The standard electrode potentials for three reactions involving copper and copper ions are:

$$ \begin{align} \ce{Cu^2+(aq) + e- &-> Cu+(aq)} &\quad E^\circ &= \pu{+0.15 V} \\ \ce{Cu^2+(aq) + 2e- &-> Cu(s)} &\quad E^\circ &= \pu{+0.34 V} \\ \ce{Cu+(aq) + e- &-> Cu(s)} &\quad E^\circ &= \pu{+0.52 V} \\ \end{align} $$

Which statement is correct?

A. $\ce{Cu^2+}$ ions are a better oxidizing agent than $\ce{Cu+}$ ions.
B. Copper metal is a better reducing agent than $\ce{Cu+}$ ions.
C. $\ce{Cu+}$ ions will spontaneously form copper metal and $\ce{Cu^2+}$ ions in solution.
D. Copper metal can be spontaneously oxidized by $\ce{Cu^2+}$ ions to form $\ce{Cu+}$ ions.

I thought that because copper is more likely to get oxidised than $\ce{Cu+},$ it is a better reducing agent and thus B is the answer. But the given answer is C. Why?

Answer 1

Both reactions involving $\ce{Cu+}$ have the lowest and highest standard electrode potentials, respectively.
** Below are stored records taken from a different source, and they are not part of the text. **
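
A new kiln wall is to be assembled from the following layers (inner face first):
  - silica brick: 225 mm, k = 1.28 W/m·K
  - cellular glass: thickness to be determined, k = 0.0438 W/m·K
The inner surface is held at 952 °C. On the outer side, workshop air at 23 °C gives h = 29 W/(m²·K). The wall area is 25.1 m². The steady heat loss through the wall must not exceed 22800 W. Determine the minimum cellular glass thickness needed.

L ≈ 35.6 mm

Thermal resistances in series:
R_silica brick = L/(kA) = 0.225/(1.28×25.1) = 0.007003 K/W
R_outer film = 1/(h_o·A) = 1/(29×25.1) = 0.001374 K/W
Sum of the known resistances R_other = 0.008377 K/W
Required total resistance R_tot = ΔT/Q_allow = 929/22800 = 0.04075 K/W
R_cellular glass = R_tot − R_other = 0.03237 K/W
L = R·k·A = 0.03237×0.0438×25.1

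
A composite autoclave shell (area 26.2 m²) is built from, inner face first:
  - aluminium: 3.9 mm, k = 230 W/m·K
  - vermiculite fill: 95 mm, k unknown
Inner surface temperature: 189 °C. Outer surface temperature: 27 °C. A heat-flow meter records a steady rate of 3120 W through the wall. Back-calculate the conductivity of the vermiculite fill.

k ≈ 0.0698 W/(m·K)

Series thermal resistances:
R_aluminium = L/(kA) = 0.0039/(230×26.2) = 6.472×10^-7 K/W
Sum of known resistances R_other = 6.472×10^-7 K/W
Total R = ΔT/Q = 162/3120 = 0.05192 K/W
R_vermiculite fill = R_total − R_other = 0.05192 K/W
k = L/(R·A) = 0.095/(0.05192×26.2)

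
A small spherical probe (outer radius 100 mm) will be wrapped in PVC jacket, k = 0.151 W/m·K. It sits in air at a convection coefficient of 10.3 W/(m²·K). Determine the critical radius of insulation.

r_cr ≈ 29.3 mm

For a sphere r_cr = 2k/h = 2×0.151/10.3
r_cr = 29.3 mm; since the bare radius (100 mm) is above r_cr, any added insulation will reduce heat loss.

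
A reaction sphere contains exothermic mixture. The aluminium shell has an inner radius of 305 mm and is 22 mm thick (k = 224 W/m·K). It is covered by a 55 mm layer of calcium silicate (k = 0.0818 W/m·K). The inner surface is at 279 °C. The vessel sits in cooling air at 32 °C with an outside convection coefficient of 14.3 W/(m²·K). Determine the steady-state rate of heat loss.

Radial (spherical) resistances in series:
R_aluminium shell = (1/0.305 − 1/0.327)/(4π×224) = 7.836×10^-5 K/W
R_calcium silicate = (1/0.327 − 1/0.382)/(4π×0.0818) = 0.4283 K/W
R_outer film = 1/(h·4πr_o²) = 1/(14.3×4π×0.382²) = 0.03814 K/W
R_total = 0.4666 K/W
Q = ΔT/R_total = 247/0.4666

Q ≈ 529 W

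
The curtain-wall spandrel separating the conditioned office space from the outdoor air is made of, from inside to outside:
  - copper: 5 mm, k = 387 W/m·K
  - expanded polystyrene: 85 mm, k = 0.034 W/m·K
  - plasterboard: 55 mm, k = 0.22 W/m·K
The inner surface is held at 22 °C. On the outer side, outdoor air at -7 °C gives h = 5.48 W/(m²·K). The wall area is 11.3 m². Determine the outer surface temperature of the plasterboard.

T ≈ -5.2 °C

Thermal resistances in series:
R_copper = L/(kA) = 0.005/(387×11.3) = 1.143×10^-6 K/W
R_expanded polystyrene = L/(kA) = 0.085/(0.034×11.3) = 0.2212 K/W
R_plasterboard = L/(kA) = 0.055/(0.22×11.3) = 0.02212 K/W
R_outer film = 1/(h_o·A) = 1/(5.48×11.3) = 0.01615 K/W
R_total = 0.2595 K/W;  Q = ΔT/R_total = 29/0.2595 = 111.7 W
T_interface = T_inner − Q·ΣR(inner→interface) = 22 − 112×0.2434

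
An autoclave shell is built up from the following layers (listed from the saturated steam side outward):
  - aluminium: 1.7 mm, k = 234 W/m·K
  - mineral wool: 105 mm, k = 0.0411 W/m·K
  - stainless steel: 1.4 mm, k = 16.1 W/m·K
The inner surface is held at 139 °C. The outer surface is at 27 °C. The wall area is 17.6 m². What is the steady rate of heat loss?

Model the wall as resistances in series:
R_aluminium = L/(kA) = 0.0017/(234×17.6) = 4.128×10^-7 K/W
R_mineral wool = L/(kA) = 0.105/(0.0411×17.6) = 0.1452 K/W
R_stainless steel = L/(kA) = 0.0014/(16.1×17.6) = 4.941×10^-6 K/W
R_total = 0.1452 K/W
Q = ΔT / R_total = 112 / 0.1452

Q ≈ 772 W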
Thus, $\ce{Cu+}$ has to be the strongest oxidizing/reducing agents, and therefore it undergoes disproportionation.

Because the formation of $\ce{Cu}$ has a higher SEP than $\ce{Cu+},$ it is more likely to get reduced and therefore is a better oxidizing agent — not a better reducing agent — than $\ce{Cu+}$ (which is more likely to get oxidized as it has a higher SEP).